Tomorrow was a big word. Too-mar-oh. When I was little, it was so big in fact that my mom and I used to dedicate every day’s last minutes to it. Before we went to bed, I’d plead, “tell me about Tomorrow” and she would curl up beside me and regale me with the next day’s adventures.
Tomorrow had many identities. When it was feeling special, it was a birthday or Christmas. When it felt sad, it was a stuffy nose and when it was anxious it became a dentist appointment. But most of the time, Tomorrow was content. It was home-fried potatoes in the morning and Daddy home from work at night. It was walks to preschool and trips to the video store. It was swiped mushrooms from the local grocer and stares through the pet store window.
For the most part, Tomorrow was reliable and that’s why I liked it. My mom’s stories about it were soothing and special; she was a crystal ball that revealed the future to me in the simplest terms. Her stories shrank the future – though only the immediate future – into minutes. Or that’s how I see it now, anyway. Tiny tomorrow, a row of stunted letters. Maybe it’s comforting to think of Tomorrow as small in stature at this age because it’s unintimidating. As a kid, Tomorrow was enormous – unthreatening, but enormous. Even on elementary handwriting worksheets the “T” broke the dotted midline, the boundary between low and high. It was fearless. It dared to tower with expectation.
When I was four, I didn’t think about time’s borderless territories or forever’s invisible horizons. I try not to think about it now either. But when you get older, people talk about the future more and you question how infinite it really is and the doubt terrifies you. Tomorrow’s stable “T” topples from its bird’s eye view in childhood’s sunny skies. Its straight flat top teeters. Arms flailing, it pulls some of the clouds down with it as it falls. What was clear is now nebulous and what seemed distant hangs in front of you like bait.

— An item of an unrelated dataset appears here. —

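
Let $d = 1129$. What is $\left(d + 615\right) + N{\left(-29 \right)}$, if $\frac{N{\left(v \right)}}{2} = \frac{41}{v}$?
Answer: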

Maybe that’s a little dramatic.
After all, Tomorrow never grows; we just get taller. And as a result, it seems smaller and more insignificant. Time is condensed. Five years shrink to one and one year becomes a day and soon half a decade looks like Tomorrow and you wonder why clocks and calendars don’t come with tape measurers. It’s true that sometimes Tomorrow is too reliable; when it’s hard and stagnant, it lacks spontaneity and the thought of its arrival isn’t so exciting. It takes the form of an arctic cross-campus trek, a scheduled sequence of seated silence, another furtive prelude into adulthood.
But most days, I like to notice how it resembles the Tomorrow of my youth, when it’s predictable in a soft, billowing, mellow sort of way. Its enormity isn’t something to fear, but to experience. Tomorrow becomes a stroll in a snow globe, eighty minutes in the presence of a scholar, a mild transition from one present to another. Maybe it doesn’t tower over us anymore when we’re older, but that only means we don’t have to crane our necks to see it. We can meet its gaze and hopefully find no reason to fear what's to come.